Pallister curls from one House to another

Adam Daifallah
Source: National Post

 

April 13, 2004

For Brian Pallister's sake, let's hope Paul Martin doesn't call a federal election in the next week. If he if does, Pallister, the Member of Parliament for the Manitoba riding of Portage-Lisgar, would have a pickle of a time getting out on the hustings.

Pallister's going to be busy throwing stones at the house as skip of one of the eight rinks in the Ontario Mixed Curling Championship, the opening draw of which takes place tomorrow night at the Guelph Curling Club.

Pallister and his team of vice Lesle Cafferty, second Dan Cheney and lead Claudette Bockstael qualified for the event out of Ottawa's Rideau Curling Club, coming out of the A-side in both zones and regions. Pretty good for a team that was put together just a few months ago. And Pallister thinks they've got a pretty good shot at taking the title.

"I think we definitely would have less experience as a team than anyone else there, but that being said we've been able to come back against some pretty good teams," Pallister said in a recent interview.

You might wonder how someone with an MP's schedule could find the time to curl at all, let alone competitively. Between sitting in the House of Commons, committee meetings, case work for constituents and travelling back and forth to their home riding, politicians don't exactly have much free time. Perhaps that explains why there are so few elite curling politicians. The only one other than Pallister who comes to mind is Rick Folk, the two-time Brier and world champion, who served as a cabinet minister in Grant Devine's Saskatchewan government in the 1980s.
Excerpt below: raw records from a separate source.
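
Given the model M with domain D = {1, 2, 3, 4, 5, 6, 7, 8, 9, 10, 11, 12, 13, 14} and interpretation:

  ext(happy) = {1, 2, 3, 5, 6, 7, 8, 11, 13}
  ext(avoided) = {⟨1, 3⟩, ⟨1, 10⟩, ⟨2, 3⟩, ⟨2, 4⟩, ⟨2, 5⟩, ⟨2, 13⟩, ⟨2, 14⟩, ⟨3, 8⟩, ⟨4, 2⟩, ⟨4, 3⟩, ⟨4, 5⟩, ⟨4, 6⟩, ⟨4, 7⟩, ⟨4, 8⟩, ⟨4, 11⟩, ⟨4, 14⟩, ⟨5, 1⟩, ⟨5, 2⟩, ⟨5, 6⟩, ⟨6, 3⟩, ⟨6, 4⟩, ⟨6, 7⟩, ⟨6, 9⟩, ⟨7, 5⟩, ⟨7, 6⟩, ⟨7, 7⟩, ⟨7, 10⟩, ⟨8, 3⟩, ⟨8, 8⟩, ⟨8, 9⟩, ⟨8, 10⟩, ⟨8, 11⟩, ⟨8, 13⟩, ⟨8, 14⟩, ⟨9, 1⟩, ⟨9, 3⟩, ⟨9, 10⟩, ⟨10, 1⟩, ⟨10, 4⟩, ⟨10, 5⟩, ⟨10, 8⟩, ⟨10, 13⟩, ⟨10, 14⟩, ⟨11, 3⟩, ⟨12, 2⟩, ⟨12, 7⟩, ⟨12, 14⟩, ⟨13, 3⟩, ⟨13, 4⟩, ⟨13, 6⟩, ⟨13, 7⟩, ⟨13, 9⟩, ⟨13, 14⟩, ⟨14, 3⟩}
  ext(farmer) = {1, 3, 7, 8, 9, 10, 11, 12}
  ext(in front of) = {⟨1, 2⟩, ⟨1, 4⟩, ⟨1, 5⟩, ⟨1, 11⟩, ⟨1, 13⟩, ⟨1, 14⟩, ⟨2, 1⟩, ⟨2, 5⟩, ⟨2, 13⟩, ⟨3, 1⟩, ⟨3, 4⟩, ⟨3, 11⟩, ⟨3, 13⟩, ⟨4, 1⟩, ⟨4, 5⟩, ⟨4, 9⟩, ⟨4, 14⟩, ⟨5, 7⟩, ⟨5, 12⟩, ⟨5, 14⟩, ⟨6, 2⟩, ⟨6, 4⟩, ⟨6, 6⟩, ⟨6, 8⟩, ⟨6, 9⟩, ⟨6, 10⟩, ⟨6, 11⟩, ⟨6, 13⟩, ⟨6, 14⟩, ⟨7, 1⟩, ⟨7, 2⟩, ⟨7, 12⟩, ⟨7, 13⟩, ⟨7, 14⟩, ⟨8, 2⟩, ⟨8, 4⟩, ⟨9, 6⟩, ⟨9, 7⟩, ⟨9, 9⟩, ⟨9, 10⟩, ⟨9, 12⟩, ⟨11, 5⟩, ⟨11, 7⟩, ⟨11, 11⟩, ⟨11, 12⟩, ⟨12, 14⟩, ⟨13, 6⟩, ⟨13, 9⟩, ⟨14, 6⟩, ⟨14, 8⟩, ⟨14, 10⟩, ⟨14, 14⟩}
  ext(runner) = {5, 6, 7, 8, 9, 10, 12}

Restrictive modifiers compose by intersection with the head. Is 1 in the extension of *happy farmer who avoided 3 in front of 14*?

⟦who avoided 3⟧ = {x : ⟨x, 3⟩ ∈ ⟦avoided⟧} = {1, 2, 4, 6, 8, 9, 11, 13, 14}
⟦in front of 14⟧ = {x : ⟨x, 14⟩ ∈ ⟦in front of⟧} = {1, 4, 5, 6, 7, 12, 14}
⟦farmer⟧ = {1, 3, 7, 8, 9, 10, 11, 12}
… ∩ ⟦who avoided 3⟧ = {1, 3, 7, 8, 9, 10, 11, 12} ∩ {1, 2, 4, 6, 8, 9, 11, 13, 14} = {1, 8, 9, 11}
… ∩ ⟦in front of 14⟧ = {1, 8, 9, 11} ∩ {1, 4, 5, 6, 7, 12, 14} = {1}
… ∩ ⟦happy⟧ = {1} ∩ {1, 2, 3, 5, 6, 7, 8, 11, 13} = {1}
⟦happy farmer who avoided 3 in front of 14⟧ = {1}; 1 ∈ this set.

yes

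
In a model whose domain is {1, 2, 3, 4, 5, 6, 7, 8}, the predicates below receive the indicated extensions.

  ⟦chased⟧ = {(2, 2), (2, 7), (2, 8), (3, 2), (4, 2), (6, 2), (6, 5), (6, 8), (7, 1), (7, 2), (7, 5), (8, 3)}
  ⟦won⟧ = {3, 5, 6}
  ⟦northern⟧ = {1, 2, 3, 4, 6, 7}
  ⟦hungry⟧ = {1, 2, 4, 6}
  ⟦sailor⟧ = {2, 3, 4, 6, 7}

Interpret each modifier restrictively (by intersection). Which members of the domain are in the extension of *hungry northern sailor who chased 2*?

⟦who chased 2⟧ = {x : ⟨x, 2⟩ ∈ ⟦chased⟧} = {2, 3, 4, 6, 7}
⟦sailor⟧ = {2, 3, 4, 6, 7}
… ∩ ⟦who chased 2⟧ = {2, 3, 4, 6, 7} ∩ {2, 3, 4, 6, 7} = {2, 3, 4, 6, 7}
… ∩ ⟦hungry⟧ = {2, 3, 4, 6, 7} ∩ {1, 2, 4, 6} = {2, 4, 6}
… ∩ ⟦northern⟧ = {2, 4, 6} ∩ {1, 2, 3, 4, 6, 7} = {2, 4, 6}
So ⟦hungry northern sailor who chased 2⟧ = {2, 4, 6}.

{2, 4, 6}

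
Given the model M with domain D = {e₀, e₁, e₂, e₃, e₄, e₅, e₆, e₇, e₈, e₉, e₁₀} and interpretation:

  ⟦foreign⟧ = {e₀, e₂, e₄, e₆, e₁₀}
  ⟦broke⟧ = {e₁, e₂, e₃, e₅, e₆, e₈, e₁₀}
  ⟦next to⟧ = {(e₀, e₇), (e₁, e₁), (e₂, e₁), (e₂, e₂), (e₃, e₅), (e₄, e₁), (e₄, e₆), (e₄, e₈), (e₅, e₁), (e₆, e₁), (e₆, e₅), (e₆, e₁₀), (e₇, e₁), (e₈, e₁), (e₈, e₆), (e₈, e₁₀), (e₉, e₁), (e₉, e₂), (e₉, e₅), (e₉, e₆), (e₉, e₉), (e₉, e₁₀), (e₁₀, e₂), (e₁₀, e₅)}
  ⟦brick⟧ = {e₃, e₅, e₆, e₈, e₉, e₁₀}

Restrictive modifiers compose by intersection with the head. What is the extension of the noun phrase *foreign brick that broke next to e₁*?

⟦that broke⟧ = ⟦broke⟧ = {e₁, e₂, e₃, e₅, e₆, e₈, e₁₀}
⟦next to e₁⟧ = {x : ⟨x, e₁⟩ ∈ ⟦next to⟧} = {e₁, e₂, e₄, e₅, e₆, e₇, e₈, e₉}
⟦brick⟧ = {e₃, e₅, e₆, e₈, e₉, e₁₀}
… ∩ ⟦that broke⟧ = {e₃, e₅, e₆, e₈, e₉, e₁₀} ∩ {e₁, e₂, e₃, e₅, e₆, e₈, e₁₀} = {e₃, e₅, e₆, e₈, e₁₀}
… ∩ ⟦next to e₁⟧ = {e₃, e₅, e₆, e₈, e₁₀} ∩ {e₁, e₂, e₄, e₅, e₆, e₇, e₈, e₉} = {e₅, e₆, e₈}
… ∩ ⟦foreign⟧ = {e₅, e₆, e₈} ∩ {e₀, e₂, e₄, e₆, e₁₀} = {e₆}
So ⟦foreign brick that broke next to e₁⟧ = {e₆}.

{e₆}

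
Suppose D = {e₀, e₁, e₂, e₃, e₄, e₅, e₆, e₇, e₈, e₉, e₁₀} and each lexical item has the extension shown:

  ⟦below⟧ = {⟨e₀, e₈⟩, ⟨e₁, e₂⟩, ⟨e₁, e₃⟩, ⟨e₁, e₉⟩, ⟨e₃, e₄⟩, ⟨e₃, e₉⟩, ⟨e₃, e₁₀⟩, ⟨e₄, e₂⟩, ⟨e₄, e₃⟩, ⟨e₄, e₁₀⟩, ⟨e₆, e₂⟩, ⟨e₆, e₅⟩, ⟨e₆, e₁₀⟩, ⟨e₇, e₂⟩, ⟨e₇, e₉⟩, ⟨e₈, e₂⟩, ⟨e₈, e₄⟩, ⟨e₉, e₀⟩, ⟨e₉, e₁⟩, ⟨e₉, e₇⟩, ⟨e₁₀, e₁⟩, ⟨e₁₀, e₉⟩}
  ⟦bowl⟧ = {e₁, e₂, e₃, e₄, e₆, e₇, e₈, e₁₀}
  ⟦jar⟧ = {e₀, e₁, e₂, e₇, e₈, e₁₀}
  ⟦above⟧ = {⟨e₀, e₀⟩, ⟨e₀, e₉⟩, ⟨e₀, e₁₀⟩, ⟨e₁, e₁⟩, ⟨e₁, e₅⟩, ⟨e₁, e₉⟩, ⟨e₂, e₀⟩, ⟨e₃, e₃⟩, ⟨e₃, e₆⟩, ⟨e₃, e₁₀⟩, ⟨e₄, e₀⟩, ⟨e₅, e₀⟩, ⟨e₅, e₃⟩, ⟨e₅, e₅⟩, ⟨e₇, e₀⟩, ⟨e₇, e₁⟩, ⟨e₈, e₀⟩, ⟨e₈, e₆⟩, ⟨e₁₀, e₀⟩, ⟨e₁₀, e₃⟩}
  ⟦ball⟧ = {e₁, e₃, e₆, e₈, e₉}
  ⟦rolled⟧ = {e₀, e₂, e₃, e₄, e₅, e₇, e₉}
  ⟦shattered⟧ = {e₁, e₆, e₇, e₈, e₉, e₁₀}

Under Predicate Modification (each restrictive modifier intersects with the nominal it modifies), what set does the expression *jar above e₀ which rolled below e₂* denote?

{e₇}

⟦above e₀⟧ = {x : ⟨x, e₀⟩ ∈ ⟦above⟧} = {e₀, e₂, e₄, e₅, e₇, e₈, e₁₀}
⟦which rolled⟧ = ⟦rolled⟧ = {e₀, e₂, e₃, e₄, e₅, e₇, e₉}
⟦below e₂⟧ = {x : ⟨x, e₂⟩ ∈ ⟦below⟧} = {e₁, e₄, e₆, e₇, e₈}
⟦jar⟧ = {e₀, e₁, e₂, e₇, e₈, e₁₀}
… ∩ ⟦above e₀⟧ = {e₀, e₁, e₂, e₇, e₈, e₁₀} ∩ {e₀, e₂, e₄, e₅, e₇, e₈, e₁₀} = {e₀, e₂, e₇, e₈, e₁₀}
… ∩ ⟦which rolled⟧ = {e₀, e₂, e₇, e₈, e₁₀} ∩ {e₀, e₂, e₃, e₄, e₅, e₇, e₉} = {e₀, e₂, e₇}
… ∩ ⟦below e₂⟧ = {e₀, e₂, e₇} ∩ {e₁, e₄, e₆, e₇, e₈} = {e₇}
So ⟦jar above e₀ which rolled below e₂⟧ = {e₇}.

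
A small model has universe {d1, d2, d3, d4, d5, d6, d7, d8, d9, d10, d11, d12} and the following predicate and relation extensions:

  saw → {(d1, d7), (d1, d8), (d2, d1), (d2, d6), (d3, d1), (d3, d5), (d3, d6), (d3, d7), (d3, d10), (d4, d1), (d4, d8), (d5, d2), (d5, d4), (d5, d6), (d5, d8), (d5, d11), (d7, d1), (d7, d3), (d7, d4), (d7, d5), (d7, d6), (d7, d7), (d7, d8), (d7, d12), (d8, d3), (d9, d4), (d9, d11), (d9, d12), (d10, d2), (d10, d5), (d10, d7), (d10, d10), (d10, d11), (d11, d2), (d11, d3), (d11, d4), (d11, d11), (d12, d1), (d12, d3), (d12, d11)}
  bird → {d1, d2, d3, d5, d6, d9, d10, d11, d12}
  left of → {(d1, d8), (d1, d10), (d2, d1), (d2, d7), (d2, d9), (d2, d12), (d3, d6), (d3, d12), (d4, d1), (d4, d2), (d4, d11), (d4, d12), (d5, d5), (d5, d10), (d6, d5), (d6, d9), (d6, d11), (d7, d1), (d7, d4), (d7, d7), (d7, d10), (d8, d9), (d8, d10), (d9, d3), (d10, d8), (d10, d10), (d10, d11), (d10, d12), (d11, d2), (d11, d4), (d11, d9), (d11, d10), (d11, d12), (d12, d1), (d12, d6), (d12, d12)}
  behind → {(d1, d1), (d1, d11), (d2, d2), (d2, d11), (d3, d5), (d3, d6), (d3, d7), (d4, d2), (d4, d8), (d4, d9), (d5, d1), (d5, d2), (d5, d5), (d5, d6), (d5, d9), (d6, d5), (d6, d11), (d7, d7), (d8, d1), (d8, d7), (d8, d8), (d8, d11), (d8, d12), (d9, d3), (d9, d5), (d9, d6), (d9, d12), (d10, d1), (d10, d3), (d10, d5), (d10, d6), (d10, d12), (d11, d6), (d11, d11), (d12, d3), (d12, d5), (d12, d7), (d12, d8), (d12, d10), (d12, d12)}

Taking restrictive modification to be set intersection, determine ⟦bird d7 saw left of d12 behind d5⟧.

⟦d7 saw⟧ = {x : ⟨d7, x⟩ ∈ ⟦saw⟧} = {d1, d3, d4, d5, d6, d7, d8, d12}
⟦left of d12⟧ = {x : ⟨x, d12⟩ ∈ ⟦left of⟧} = {d2, d3, d4, d10, d11, d12}
⟦behind d5⟧ = {x : ⟨x, d5⟩ ∈ ⟦behind⟧} = {d3, d5, d6, d9, d10, d12}
⟦bird⟧ = {d1, d2, d3, d5, d6, d9, d10, d11, d12}
… ∩ ⟦d7 saw⟧ = {d1, d2, d3, d5, d6, d9, d10, d11, d12} ∩ {d1, d3, d4, d5, d6, d7, d8, d12} = {d1, d3, d5, d6, d12}
… ∩ ⟦left of d12⟧ = {d1, d3, d5, d6, d12} ∩ {d2, d3, d4, d10, d11, d12} = {d3, d12}
… ∩ ⟦behind d5⟧ = {d3, d12} ∩ {d3, d5, d6, d9, d10, d12} = {d3, d12}
So ⟦bird d7 saw left of d12 behind d5⟧ = {d3, d12}.

{d3, d12}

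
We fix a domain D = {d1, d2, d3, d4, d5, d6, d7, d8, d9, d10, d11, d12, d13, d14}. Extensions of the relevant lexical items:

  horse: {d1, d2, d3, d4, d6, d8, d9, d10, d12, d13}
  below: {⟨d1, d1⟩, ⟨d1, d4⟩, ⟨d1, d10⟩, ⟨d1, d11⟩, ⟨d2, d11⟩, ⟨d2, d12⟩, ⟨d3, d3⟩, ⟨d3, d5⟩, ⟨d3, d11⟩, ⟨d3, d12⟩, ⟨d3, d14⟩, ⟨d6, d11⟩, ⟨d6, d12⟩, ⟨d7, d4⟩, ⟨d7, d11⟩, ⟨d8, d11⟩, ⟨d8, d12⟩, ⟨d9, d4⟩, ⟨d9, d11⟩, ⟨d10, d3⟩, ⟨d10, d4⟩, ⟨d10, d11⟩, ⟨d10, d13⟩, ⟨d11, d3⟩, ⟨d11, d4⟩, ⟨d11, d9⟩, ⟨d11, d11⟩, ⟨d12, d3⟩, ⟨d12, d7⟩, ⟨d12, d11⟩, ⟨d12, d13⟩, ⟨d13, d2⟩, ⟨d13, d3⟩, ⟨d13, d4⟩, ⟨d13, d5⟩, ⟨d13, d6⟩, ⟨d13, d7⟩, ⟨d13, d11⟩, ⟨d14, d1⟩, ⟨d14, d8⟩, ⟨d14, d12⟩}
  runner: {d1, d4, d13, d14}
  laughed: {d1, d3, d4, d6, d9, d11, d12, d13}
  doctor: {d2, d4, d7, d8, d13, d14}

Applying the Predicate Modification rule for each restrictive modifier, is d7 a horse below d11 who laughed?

no

⟦below d11⟧ = {x : ⟨x, d11⟩ ∈ ⟦below⟧} = {d1, d2, d3, d6, d7, d8, d9, d10, d11, d12, d13}
⟦who laughed⟧ = ⟦laughed⟧ = {d1, d3, d4, d6, d9, d11, d12, d13}
⟦horse⟧ = {d1, d2, d3, d4, d6, d8, d9, d10, d12, d13}
… ∩ ⟦below d11⟧ = {d1, d2, d3, d4, d6, d8, d9, d10, d12, d13} ∩ {d1, d2, d3, d6, d7, d8, d9, d10, d11, d12, d13} = {d1, d2, d3, d6, d8, d9, d10, d12, d13}
… ∩ ⟦who laughed⟧ = {d1, d2, d3, d6, d8, d9, d10, d12, d13} ∩ {d1, d3, d4, d6, d9, d11, d12, d13} = {d1, d3, d6, d9, d12, d13}
⟦horse below d11 who laughed⟧ = {d1, d3, d6, d9, d12, d13}; d7 ∉ this set.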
This year Pallister took out a membership at Rideau, where he hooked up with Earle Morris, a three-time Brier participant and father of John, the former world junior champ and winner of the recent PharmAssist Player's Championship. Morris helped the politician brush up on his delivery and technique.

Despite the hectic pace of his job, Pallister tries to get in three or four practice sessions a week.

"I slip over at noon once in a while," Pallister said. "I've been on the spares list the list the last few weeks. I've gotten on that way."

Pallister's small-town upbringing led him naturally to curling. He learned the sport playing in a two-sheet Quonset hut near his farm. He curled only sporadically through university, preferring instead to focus on basketball.

It was only when he entered public life that he got competitive. Pallister, a Conservative MP who once ran for the leadership of the old federal Progressive Conservatives, was first elected to office in 1992 when he won a seat in the Manitoba provincial legislature. (He would later serve in Premier Gary Filmon's cabinet.) While an MLA, he would frequent Winnipeg's Granite Curling Club, located just a few hundred yards from the Manitoba legislature. It was a nice escape from the daily grind.

"When I was in the legislature in Manitoba I didn't curl the first two years after I was elected, and then I just decided a guy needs a diversion," he said. "You need some kind of way to unwind. There are lots of unhealthy ways to unwind and curling is a good way to do it. I've really enjoyed making some new friends outside the political world at the curling club."

Pallister played men's competitive curling, making it all the way to the Manitoba provincial men's finals -- no small feat -- in the mid-90s playing third for Brian White, himself a former federal Conservative MP in the Mulroney years.

But the highlight of his curling career came in 2000 when, as skip, Pallister won the Manitoba mixed championship with third Chris Scalena, second Dale Michie and Rose Neufeld. The team didn't do so well at the nationals.

"My excuse was that we qualified in the spring, but we didn't play all that year because there was a federal election," in November, just before the Canadians were taking place, he said.

Odds are that the Prime Minister will hold off a while on the election call, meaning Pallister should be safe this week. And if he plays well, he just might be hauling a provincial championship trophy back to Parliament Hill.